Classical and fuzzy sliding mode control for a nonlinear aeroelastic system with unsteady aerodynamic model

Abstract

This paper proposes a robust solution for the design and stability of nonlinear aeroelastic airfoils of fixed-wing drones that are widely exploited in many fields such as meteorology and surveillance. Therefore, conventional sliding mode and fuzzy sliding mode control algorithms are suggested for the stabilization of a multi-input-multi-output nonlinear aeroelastic model. The aerodynamic lift and moment are expressed based on the Wagner’s function for unsteady aerodynamics, and the flight dynamic model describes the plunge and pitch motions of the aircraft wing section with trailing edge and leading edge control surfaces. The selected two-degree of freedom model that includes aerodynamic and structural nonlinearities interactions, exhibits instability phenomena such as flutter and Limit Cycle Oscillations (LCOs) beyond a critical free-stream velocity.
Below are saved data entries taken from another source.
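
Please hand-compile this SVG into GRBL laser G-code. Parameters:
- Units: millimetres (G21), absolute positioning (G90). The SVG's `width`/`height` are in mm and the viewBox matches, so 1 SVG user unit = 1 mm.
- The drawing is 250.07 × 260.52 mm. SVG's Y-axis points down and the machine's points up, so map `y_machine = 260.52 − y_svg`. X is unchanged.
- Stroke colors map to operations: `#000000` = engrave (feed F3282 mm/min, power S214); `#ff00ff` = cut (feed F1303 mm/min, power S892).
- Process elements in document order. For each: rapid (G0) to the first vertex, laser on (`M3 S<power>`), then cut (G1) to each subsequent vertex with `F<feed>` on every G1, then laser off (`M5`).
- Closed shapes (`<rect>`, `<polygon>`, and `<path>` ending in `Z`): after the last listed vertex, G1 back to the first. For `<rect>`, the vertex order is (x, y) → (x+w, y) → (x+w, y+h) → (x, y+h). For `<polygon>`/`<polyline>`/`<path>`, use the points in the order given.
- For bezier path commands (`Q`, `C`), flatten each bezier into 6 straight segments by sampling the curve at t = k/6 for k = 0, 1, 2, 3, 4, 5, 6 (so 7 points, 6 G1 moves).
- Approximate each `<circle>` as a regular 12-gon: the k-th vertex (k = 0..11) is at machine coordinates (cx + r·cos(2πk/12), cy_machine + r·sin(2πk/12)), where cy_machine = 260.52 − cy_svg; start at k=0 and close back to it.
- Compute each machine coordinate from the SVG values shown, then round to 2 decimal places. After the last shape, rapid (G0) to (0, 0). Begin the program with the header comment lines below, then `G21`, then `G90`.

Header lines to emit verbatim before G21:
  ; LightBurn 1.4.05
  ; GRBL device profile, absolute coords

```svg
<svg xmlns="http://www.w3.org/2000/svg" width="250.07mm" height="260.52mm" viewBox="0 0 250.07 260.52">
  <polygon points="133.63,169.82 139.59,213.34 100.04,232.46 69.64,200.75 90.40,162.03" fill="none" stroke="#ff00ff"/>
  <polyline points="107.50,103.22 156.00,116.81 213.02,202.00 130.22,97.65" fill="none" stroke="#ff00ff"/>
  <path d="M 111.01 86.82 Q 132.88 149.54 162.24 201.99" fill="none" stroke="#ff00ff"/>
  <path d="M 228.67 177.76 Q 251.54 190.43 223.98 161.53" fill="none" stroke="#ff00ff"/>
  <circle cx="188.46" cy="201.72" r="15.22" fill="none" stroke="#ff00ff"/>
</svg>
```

; LightBurn 1.4.05
; GRBL device profile, absolute coords
G21
G90
G0 X133.63 Y90.70
M3 S892
G1 X139.59 Y47.18 F1303
G1 X100.04 Y28.06 F1303
G1 X69.64 Y59.77 F1303
G1 X90.40 Y98.49 F1303
G1 X133.63 Y90.70 F1303
M5
G0 X107.50 Y157.30
M3 S892
G1 X156.00 Y143.71 F1303
G1 X213.02 Y58.52 F1303
G1 X130.22 Y162.87 F1303
M5
G0 X111.01 Y173.70
M3 S892
G1 X118.51 Y153.08 F1303
G1 X126.42 Y133.03 F1303
G1 X134.75 Y113.55 F1303
G1 X143.50 Y94.64 F1303
G1 X152.66 Y76.30 F1303
G1 X162.24 Y58.53 F1303
M5
G0 X228.67 Y82.76
M3 S892
G1 X234.89 Y79.69 F1303
G1 X238.31 Y78.93 F1303
G1 X238.93 Y80.48 F1303
G1 X236.75 Y84.34 F1303
G1 X231.77 Y90.51 F1303
G1 X223.98 Y98.99 F1303
M5
G0 X203.68 Y58.80
M3 S892
G1 X201.64 Y66.41 F1303
G1 X196.07 Y71.98 F1303
G1 X188.46 Y74.02 F1303
G1 X180.85 Y71.98 F1303
G1 X175.28 Y66.41 F1303
G1 X173.24 Y58.80 F1303
G1 X175.28 Y51.19 F1303
G1 X180.85 Y45.62 F1303
G1 X188.46 Y43.58 F1303
G1 X196.07 Y45.62 F1303
G1 X201.64 Y51.19 F1303
G1 X203.68 Y58.80 F1303
M5
G0 X0.00 Y0.00

viewBox `0 0 250.07 260.52` with mm width/height → 1 unit = 1 mm. Flip: y_m = 260.52 − y_svg.

**Shape 1** — `<polygon>` regular polygon, stroke `#ff00ff` → cut (S892, F1303). Machine vertices: (133.63,90.70) → (139.59,47.18) → (100.04,28.06) → (69.64,59.77) → (90.40,98.49) → (133.63,90.70). Closed: final G1 returns to the first vertex.

**Shape 2** — `<polyline>` open polyline, stroke `#ff00ff` → cut (S892, F1303). Machine vertices: (107.50,157.30) → (156.00,143.71) → (213.02,58.52) → (130.22,162.87). Open path.

**Shape 3** — `<path>` quadratic bezier, stroke `#ff00ff` → cut (S892, F1303). Control points (SVG): P0=(111.01,86.82), P1=(132.88,149.54), P2=(162.24,201.99); sampled at t=k/6. Machine vertices: (111.01,173.70) → (118.51,153.08) → (126.42,133.03) → (134.75,113.55) → (143.50,94.64) → (152.66,76.30) → (162.24,58.53). Open path.

**Shape 4** — `<path>` quadratic bezier, stroke `#ff00ff` → cut (S892, F1303). Control points (SVG): P0=(228.67,177.76), P1=(251.54,190.43), P2=(223.98,161.53); sampled at t=k/6. Machine vertices: (228.67,82.76) → (234.89,79.69) → (238.31,78.93) → (238.93,80.48) → (236.75,84.34) → (231.77,90.51) → (223.98,98.99). Open path.

**Shape 5** — `<circle>` circle, stroke `#ff00ff` → cut (S892, F1303). Machine vertices: (203.68,58.80) → (201.64,66.41) → (196.07,71.98) → (188.46,74.02) → (180.85,71.98) → (175.28,66.41) → (173.24,58.80) → (175.28,51.19) → (180.85,45.62) → (188.46,43.58) → (196.07,45.62) → (201.64,51.19) → (203.68,58.80). Closed: final G1 returns to the first vertex.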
The contribution of this work is to design control algorithms in order to improve the critical flutter speed for the aeroelastic model in which unsteady aerodynamics is introduced. The control laws permit to drive the plunge displacement and pitch angle trajectories to the origin in finite time, and to guarantee a chattering-free system. The obtained results confirm that the established controllers effectively accomplish suppression of LCOs and lead the state trajectories to the origin despite nonlinearities and gust loads.